36 : Dua Hati Berdebar

32 13 0
                                    

Bel berdenting nyaring, menandakan  akhir  jam  pelajaran. Barsha menatap  jam  yang  terlingkar  di  pergelangan tangannya  yang  sudah  menunjukkan pukul dua  siang.   Ia  berdiri dari kursinya dan merapikan  buku-bukunya dengan cepat.

Tiara  merangkul  pundak  Barsha  sembari  keduanya  berjalan  keluar  kelas  menuju  gerbang  utama.  “Sha, hari jum'at lo datang kesini sama siapa?” tanya Tiara.

“Hmm ... mungkin sendiri,  emangnya kenapa?” Barsha  menjawab  dengan  nada  bingung.

Tiara menggeleng pelan, “Nggak papa sih, cuma nanya aja.”

“Emangnya lo kesini bareng siapa?”

“Entahlah,” jawab Tiara,  suaranya terdengar ragu.  Ia mengedarkan pandangan,  menatap Akmal yang berjarak beberapa meter dari keduanya.

“Hmm ... atau jangan-jangan lo kesini sama Akmal lagi?” tanya Barsha,  sambil menunjuk Tiara dengan telunjuknya.  Senyum jahil terukir di bibirnya.

Tiara perlahan mengangguk,  pipinya memerah.  Senyum malu mengembang di bibirnya,  membuat Barsha menatapnya dengan curiga.

“Tunggu-tunggu,  kok wajah lo merah gitu,  Ti?” tanya Barsha. Ia merasakan ada sesuatu yang terjadi di antara Tiara dan Akmal.

“Lo suka sama Akmal?!” seru Barsha,  suaranya sedikit meninggi.  Ia menatap Tiara dengan tatapan yang sulit diartikan.

“Apaan sih Sha, nggak Ih,” ucap Tiara,  namun melihat dari raut wajah gadis itu, tak bisa berbohong.  Pipinya masih merona merah,  matanya sedikit berbinar.

Tiara berlari menjauh, langkahnya ringan dan cepat.  Barsha, yang penasaran, langsung mengejarnya.  Keduanya berlari-lari kecil di halaman sekolah.

Langkah Barsha terhenti.  Sudut matanya menangkap motor yang sama persis dengan yang dikendarai pengendara yang menolongnya kemarin.  Motor itu terparkir di sudut halaman sekolah, tepat di area parkiran.
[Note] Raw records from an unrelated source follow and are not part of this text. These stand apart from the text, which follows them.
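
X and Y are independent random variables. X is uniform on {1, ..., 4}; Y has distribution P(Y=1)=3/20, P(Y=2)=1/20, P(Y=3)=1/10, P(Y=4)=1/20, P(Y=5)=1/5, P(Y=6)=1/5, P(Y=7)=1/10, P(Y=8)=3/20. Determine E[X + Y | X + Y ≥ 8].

P(X + Y ≥ 8) = 41/80.
Summing (X+Y)·P(x,y) over outcomes with X + Y ≥ 8 gives 193/40.
E[X + Y | X + Y ≥ 8] = (193/40) / (41/80) = 386/41.

386/41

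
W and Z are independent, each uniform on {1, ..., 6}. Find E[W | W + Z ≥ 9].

P(W + Z ≥ 9) = 5/18.
Summing W·P(x,y) over outcomes with W + Z ≥ 9 gives 25/18.
E[W | W + Z ≥ 9] = (25/18) / (5/18) = 5.

5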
Tiara yang merasa dirinya sudah tidak di kejar oleh Barsha menoleh ke belakang,  melihat Barsha yang berdiri terpaku di tempat.

“SHA!” panggil Tiara, suaranya sedikit bergetar.

“Oh iya,” sahut Barsha, lalu kembali melangkah,  mendekati tempat Tiara berdiri.

“Lo lagi liatin apaan barusan?” tanyanya.  Ia  menatap  Barsha  dengan  tatapan  yang  bingung.  Keningnya  sedikit  berkerut,  menunjukkan  rasa  penasaran  yang  mendalam.

“Hmm, itu gue barusan lihat  Riko  di  sana,”  jawabnya,  suaranya  agak  terbata-bata.  Ia  terpaksa  berbohong  kepada  Tiara.

“Oalah, gue kira lo lihat apaan barusan.”

Keduanya pun berjalan menuju halte, langkah mereka beriringan di bawah terik matahari siang. Udara terasa panas dan gerah, membuat keringat mulai menetes di pelipis mereka. Namun, suasana hati Barsha terasa berbeda. Ia seperti terjebak dalam lamunan, pikirannya melayang ke suatu tempat yang tak terdefinisi.

Saat bus sekolah hampir berhenti tepat di halte, pandangan Barsha tiba-tiba teralihkan. Matanya tertuju pada gerbang utama sekolah, mengamati satu per satu motor para murid yang keluar. Tatapannya tajam, penuh konsentrasi seolah mencari sesuatu yang masih melayang dalam ambang pertanyaan di balik deretan kendaraan itu.

“Sha!” panggil Tiara. Ia menepuk pelan pundak Barsha, berusaha menarik perhatian sahabatnya yang tampak terbenam dalam lamunan.

“Kenapa Ti?” tanya Barsha, suaranya terdengar sedikit terkejut.